Sunday, 28 August 2011

23 Things for Professional Development: Thing #14

Although I do, and have, used referencing tools in the past, I don't use them that often. When I studied for my degree they didn't really exist the way they do now, and when I was studying for my Masters it always seemed like more effort to learn how to use the tools available than to just copy and paste references in the way I had always been used to doing.

Since I started working as an Assistant Librarian I have learnt to use RefWorks, because that's what most of our academics use - and it's really useful for me to know how it integrates with the repository. I like RefWorks, and find it easy and intutive to use. But I've been keen to experiment with Mendeley for a while, because it also seems to be quite well-used amongst our academics- and is often mentioned in relation to repositories.

After reading the info about Thing 14, I was also keen to experiment with Zotero as it sounded like the best of the three referencing tools mentioned. After having a bit of a play, I really liked how easy it was to import references into Zotero, and the way it just automatically attaches full text where a PDF is available is great. (I should probably mention at this point that I use a Firefox browser at home, through choice, so the fact that I couldn't use Zotero in IE didn't really bother me). However, I found exporting the references out of Zotero somewhat less intutive. It was fine once I had figured out exactly what buttons to click, but it took a bit of a play to find them. The Start guide was of some help, but it didn't feel like I was being told everything I needed to know. This is only my first play with Zotero, but it's something I think I'll use a lot more in future (both for keeping track of my own references and suggesting to others) on this evidence.

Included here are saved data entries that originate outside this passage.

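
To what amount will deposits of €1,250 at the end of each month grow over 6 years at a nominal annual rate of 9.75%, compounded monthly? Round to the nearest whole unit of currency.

€121,654

Periodic rate i = 0.0975/12 = 0.008125; n = 6 × 12 = 72 periods.
FV = 1250 × [(1+0.008125)^72 − 1] / 0.008125 = 1250 × 97.323453 = 121,654.3162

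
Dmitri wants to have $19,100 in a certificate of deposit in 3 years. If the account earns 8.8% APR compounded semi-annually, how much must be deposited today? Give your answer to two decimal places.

Periodic rate i = 0.088/2 = 0.044; n = 3 × 2 = 6 periods.
PV = 19,100 / (1 + 0.044)^6 = 19,100 / 1.294801 = 14,751.3027

$14,751.30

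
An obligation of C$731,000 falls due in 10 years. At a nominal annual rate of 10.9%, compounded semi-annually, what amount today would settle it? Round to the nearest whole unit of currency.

C$252,921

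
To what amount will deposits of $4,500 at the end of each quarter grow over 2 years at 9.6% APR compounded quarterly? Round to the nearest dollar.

$39,174

i = 0.096/4 = 0.024 per quarter; n = 2·4 = 8.
FV = PMT · [(1+i)^n − 1] / i = 4500 · 8.705242 = 39,173.5912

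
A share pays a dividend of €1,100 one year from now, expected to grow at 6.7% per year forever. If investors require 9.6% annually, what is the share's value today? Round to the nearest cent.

PV = D₁/(r − g) = 1100/(0.096 − 0.067) = 37,931.0345

€37,931.03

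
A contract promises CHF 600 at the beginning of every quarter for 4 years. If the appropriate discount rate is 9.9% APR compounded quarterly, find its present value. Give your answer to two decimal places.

CHF 8,042.51

i = 0.099/4 = 0.02475 per quarter; n = 4·4 = 16.
PV = 600 × [1 − (1+0.02475)^(−16)] / 0.02475 × (1+i) = 600 × 13.404178 = 8,042.5070
(Beginning-of-period payments → annuity-due factor ×(1+i).)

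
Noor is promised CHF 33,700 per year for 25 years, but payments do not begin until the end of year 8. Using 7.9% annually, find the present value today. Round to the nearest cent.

PV at t=7 (ordinary 25-year annuity): 33700 × a(25|0.079) = 33700 × 10.766595 = 362,834.2596
Discount back 7 years: 362,834.2596 × (1+0.079)^(−7) = 362,834.2596 × 0.587286 = 213,087.5983

CHF 213,087.60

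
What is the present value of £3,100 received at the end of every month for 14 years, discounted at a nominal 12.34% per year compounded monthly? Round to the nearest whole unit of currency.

Periodic rate i = 0.1234/12 = 0.0102833; n = 14 × 12 = 168 periods.
PV = PMT · [1 − (1+i)^(−n)] / i = 3100 · 79.810195 = 247,411.6059

£247,412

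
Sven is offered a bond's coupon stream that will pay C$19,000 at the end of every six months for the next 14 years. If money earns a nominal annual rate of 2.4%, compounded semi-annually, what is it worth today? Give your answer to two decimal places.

With 2 periods per year: i = 0.012, n = 28.
Annuity factor a(28|0.012) = 23.662184; PV = 19000 × 23.662184 = 449,581.4936

C$449,581.49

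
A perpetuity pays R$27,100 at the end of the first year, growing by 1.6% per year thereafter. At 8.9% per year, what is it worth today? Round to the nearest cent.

R$371,232.88

PV = D₁/(r − g) = 27100/(0.089 − 0.016) = 371,232.8767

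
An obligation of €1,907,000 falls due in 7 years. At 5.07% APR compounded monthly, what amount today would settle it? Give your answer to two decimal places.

€1,338,271.62

With 12 periods per year: i = 0.004225, n = 84.
PV = FV·(1+i)^(−n) = 1,907,000 × 0.701768 = 1,338,271.6230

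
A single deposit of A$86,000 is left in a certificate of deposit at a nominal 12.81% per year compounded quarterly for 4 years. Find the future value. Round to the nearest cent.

A$142,410.48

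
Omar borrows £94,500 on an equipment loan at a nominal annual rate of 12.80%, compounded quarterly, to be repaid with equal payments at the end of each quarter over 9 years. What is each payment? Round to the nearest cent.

£4,458.59

With 4 periods per year: i = 0.032, n = 36.
PMT = 94500 / ( [1 − (1+0.032)^(−36)] / 0.032 ) = 94500 / 21.195027 = 4,458.5931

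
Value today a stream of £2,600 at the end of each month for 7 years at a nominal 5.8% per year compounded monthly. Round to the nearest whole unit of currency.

£179,151

With 12 periods per year: i = 0.00483333, n = 84.
PV = PMT · [1 − (1+i)^(−n)] / i = 2600 · 68.904383 = 179,151.3959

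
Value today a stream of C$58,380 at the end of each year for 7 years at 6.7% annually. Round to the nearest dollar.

C$317,944

Annuity factor a(7|0.067) = 5.446117; PV = 58380 × 5.446117 = 317,944.3066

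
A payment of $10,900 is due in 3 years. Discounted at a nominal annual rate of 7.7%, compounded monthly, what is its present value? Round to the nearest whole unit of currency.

$8,658

With 12 periods per year: i = 0.00641667, n = 36.
PV = FV·(1+i)^(−n) = 10,900 × 0.794325 = 8,658.1473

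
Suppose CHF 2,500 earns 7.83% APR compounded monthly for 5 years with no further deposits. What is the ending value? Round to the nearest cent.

i = 0.0783/12 = 0.006525 per month; n = 5·12 = 60.
FV = PV·(1+i)^n = 2,500 × 1.477318 = 3,693.2949

CHF 3,693.29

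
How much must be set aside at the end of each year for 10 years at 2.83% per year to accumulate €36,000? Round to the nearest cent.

FV-annuity factor = 11.374532; PMT = 36000 / 11.374532 = 3,164.9654

€3,164.97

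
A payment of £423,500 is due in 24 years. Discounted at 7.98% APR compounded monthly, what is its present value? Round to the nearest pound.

£62,784

Periodic rate i = 0.0798/12 = 0.00665; n = 24 × 12 = 288 periods.
PV = 423,500 / (1 + 0.00665)^288 = 423,500 / 6.745395 = 62,783.5730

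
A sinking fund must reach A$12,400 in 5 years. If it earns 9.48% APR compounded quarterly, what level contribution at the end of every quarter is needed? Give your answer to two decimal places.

A$491.81

With 4 periods per year: i = 0.0237, n = 20.
PMT = 12400 / ( [(1+0.0237)^20 − 1] / 0.0237 ) = 12400 / 25.213019 = 491.8094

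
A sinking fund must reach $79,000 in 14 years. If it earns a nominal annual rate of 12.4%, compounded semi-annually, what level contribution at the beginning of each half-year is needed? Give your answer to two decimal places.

i = 0.124/2 = 0.062 per half-year; n = 14·2 = 28.
PMT = 79000 / ( [(1+0.062)^28 − 1] / 0.062 × (1+i) ) = 79000 / 75.174707 = 1,050.8854

$1,050.89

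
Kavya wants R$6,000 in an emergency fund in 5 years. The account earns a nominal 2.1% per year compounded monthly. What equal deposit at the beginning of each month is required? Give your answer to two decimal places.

i = 0.021/12 = 0.00175 per month; n = 5·12 = 60.
PMT = 6000 / ( [(1+0.00175)^60 − 1] / 0.00175 × (1+i) ) = 6000 / 63.315573 = 94.7634

R$94.76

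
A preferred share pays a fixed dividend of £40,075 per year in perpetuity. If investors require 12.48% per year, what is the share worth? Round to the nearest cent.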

I also had a go with Mendeley. I have to admit, so far I’ve found this somewhat less intuitive to use than Zotero. In contrast to the five minutes it took me playing with Zotero to download references and export them, it took fifteen minutes or so playing with Mendeley to understand the basics. Of course, it may just be me, because I know I can be impatient and lazy when experimenting with new things. I might have a go with Mendeley again in the future (especially if I get more academics asking me about it), but for now I think Zotero has won me over.